At the end of January, Israeli government minister Silvan Shalom issued an invitation to the small Jewish population of Tunisia to leave their homes and migrate east to Israel. Shalom said that he made the appeal because he feared that the growth of conservative Islamic parties across North Africa would precipitate a rise in anti-Semitism.
Whether Shalom’s fears are justified or not, there is no question that they reflect a growing anxiety in Israel about the ramifications of the Arab Spring. How great a role will Islamists play in the new governments of Tunisia, Libya and, particularly significantly, Egypt? How are their attitudes towards Israel going to change? And what effect will any change have on Israel’s security?
There is no question that part of Hosni Mubarak's illegitimacy in the eyes of Egyptians derived from his collusion with Israel in the latter's occupation of the Gaza Strip. Egypt’s close relations with Israel stretch back three decades to the signing of a peace treaty between Anwar Sadat and Yitzhak Rabin. The treaty secured Egypt’s silence over Israel’s treatment of the Palestinians and, in exchange, offered Egypt the chance to develop a new diplomatic partnership with the United States, which included a hefty annual transfer of military aid from Washington to Cairo.
Ordinary Egyptians, however, have never reconciled themselves to this détente. The extent of their antipathy towards Israel was made strikingly clear last September when dozens of protesters broke into the Israeli embassy in Cairo and proceeded to trash and loot its interior. The Israeli ambassador and his family had to be rescued by an Egyptian commando unit. This demonstration was sparked by an Israeli air raid on the Egyptian side of the Rafah crossing a few days earlier which resulted in the death of five Egyptian policemen.
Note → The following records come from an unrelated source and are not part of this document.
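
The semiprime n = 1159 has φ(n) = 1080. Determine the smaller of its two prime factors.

φ(n) = (p−1)(q−1) = n − (p+q) + 1, so p + q = 1159 − 1080 + 1 = 80.
p and q are the roots of t² − 80t + 1159 = 0.
Discriminant: 80² − 4·1159 = 6400 − 4636 = 1764; √1764 = 42.
q = (80 − 42)/2 = 19, p = (80 + 42)/2 = 61.
Check: 19 · 61 = 1159.

19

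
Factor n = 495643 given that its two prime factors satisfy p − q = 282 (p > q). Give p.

Since p = q + 282, we have 495643 = q(q + 282), so q² + 282q − 495643 = 0.
Discriminant: 282² + 4·495643 = 79524 + 1982572 = 2062096; √2062096 = 1436.
q = (−282 + 1436)/2 = 577, and p = q + 282 = 859.
Check: 577 · 859 = 495643.

859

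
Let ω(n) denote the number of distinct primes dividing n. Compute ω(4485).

4

4485 = 3 · 1495
1495 = 5 · 299
299 = 13 · 23
4485 = 3 · 5 · 13 · 23, which has 4 distinct prime factors.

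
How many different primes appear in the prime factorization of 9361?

9361 = 11 · 851
851 = 23 · 37
9361 = 11 · 23 · 37, which has 3 distinct prime factors.

3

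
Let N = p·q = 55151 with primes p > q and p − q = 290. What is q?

131

Since p = q + 290, we have 55151 = q(q + 290), so q² + 290q − 55151 = 0.
Discriminant: 290² + 4·55151 = 84100 + 220604 = 304704; √304704 = 552.
q = (−290 + 552)/2 = 131, and p = q + 290 = 421.
Check: 131 · 421 = 55151.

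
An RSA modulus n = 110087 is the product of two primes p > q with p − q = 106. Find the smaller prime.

283

Since p = q + 106, we have 110087 = q(q + 106), so q² + 106q − 110087 = 0.
Discriminant: 106² + 4·110087 = 11236 + 440348 = 451584; √451584 = 672.
q = (−106 + 672)/2 = 283, and p = q + 106 = 389.
Check: 283 · 389 = 110087.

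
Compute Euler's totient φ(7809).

Factor: 7809 = 3 · 19 · 137.
φ(7809) = (3−1) · (19−1) · (137−1) = 2 · 18 · 136 = 4896.

4896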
The recent electoral success of Egypt’s Islamist groups – in particular the Muslim Brotherhood’s Freedom and Justice Party and the Salafist Al-Nour Party – is a further indication of the people’s hostility towards Israel. The Al-Nour Party has expressed a desire to re-negotiate the 1979 treaty with the somewhat cryptic aim of ironing out or amending its “exploitative clauses”. The Muslim Brotherhood, meanwhile, recently reiterated its opposition to the staging of formal talks with Tel Aviv, saying, “It is illogical to open dialogue, any dialogue, given the current Israeli policies against the Arab peoples. We will reject any request from the Israeli embassy to meet with leaders of (our) group.”
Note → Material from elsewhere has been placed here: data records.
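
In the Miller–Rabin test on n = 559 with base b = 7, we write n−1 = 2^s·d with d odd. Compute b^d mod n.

343

559 − 1 = 558 = 2^1 · 279, so d = 279.
7^1 ≡ 7 (mod 559)
7^2 ≡ 7^2 = 49 ≡ 49 (mod 559)
7^4 ≡ 49^2 = 2401 ≡ 165 (mod 559)
7^8 ≡ 165^2 = 27225 ≡ 393 (mod 559)
7^16 ≡ 393^2 = 154449 ≡ 165 (mod 559)
7^32 ≡ 165^2 = 27225 ≡ 393 (mod 559)
7^64 ≡ 393^2 = 154449 ≡ 165 (mod 559)
7^128 ≡ 165^2 = 27225 ≡ 393 (mod 559)
7^256 ≡ 393^2 = 154449 ≡ 165 (mod 559)
279 = 256 + 16 + 4 + 2 + 1 in binary powers of 2.
So 7^279 ≡ 165 · 165 · 165 · 49 · 7 ≡ 343 (mod 559).
Squaring chain: 343; never reaches −1, so base 7 is a Miller–Rabin witness that 559 is composite.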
Sentiments of this sort are bound to heighten Israeli fears about its border security. In the immediate aftermath of the first round of the Egyptian elections, once the scale of the Islamist victory had become clear, Israeli defence minister Ehud Barak announced he was “very, very disturbed”. Prime minister Benyamin Netanyahu opted for less cautious language, promising to meet any threat coming from the Sinai with “an iron fist”.
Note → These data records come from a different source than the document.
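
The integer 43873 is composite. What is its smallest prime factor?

73

43873 is odd.
Digit sum 25, not divisible by 3.
Ends in 3: not divisible by 5.
7: 43873 = 7·6267 + 4
11: 43873 = 11·3988 + 5
13: 43873 = 13·3374 + 11
17: 43873 = 17·2580 + 13
19: 43873 = 19·2309 + 2
23: 43873 = 23·1907 + 12
29: 43873 = 29·1512 + 25
31: 43873 = 31·1415 + 8
37: 43873 = 37·1185 + 28
41: 43873 = 41·1070 + 3
43: 43873 = 43·1020 + 13
47: 43873 = 47·933 + 22
53: 43873 = 53·827 + 42
59: 43873 = 59·743 + 36
61: 43873 = 61·719 + 14
67: 43873 = 67·654 + 55
71: 43873 = 71·617 + 66
73: 43873 = 73·601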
Perhaps the most significant development of the Arab Spring from an Israeli perspective has been the strengthening of the relationship between Egypt and Turkey. Last September, Turkish Prime Minister Recep Tayyip Erdoğan visited Cairo where, according to Time magazine, he was greeted “like a rock star by thousands of adoring fans at the [city’s] airport”. Much of the enthusiasm Egyptians have for Erdoğan stems from his support for an independent Palestinian state and his tough stance on Israel – a stance which has grown yet tougher since Israeli special forces killed nine Turkish civilians on board a Gaza-bound aid flotilla in 2010.
During the visit, Cairo and Ankara agreed a series of commercial deals in technology, communications, tourism, energy and electricity and established for the first time a Turkish-Egyptian Cooperation Council. Turkey also pledged to increase the level of its investments in Egypt to $5 billion and increase its trade by $1.8 billion.
The burgeoning partnership between these two regional powers – the combined population of which reaches 160 million, or half the total population of the Middle East – will be viewed by Israeli leaders with mounting concern. Israel’s relations with other neighbouring and nearby states – notably Iran, Iraq and Syria – are already dangerously fraught, while its regional status has become one of extreme diplomatic isolation. The emergence of a new Turkish-Egyptian alliance will only exacerbate Israel’s paranoia and siege mentality – a state of mind that could manifest itself in disastrous ways.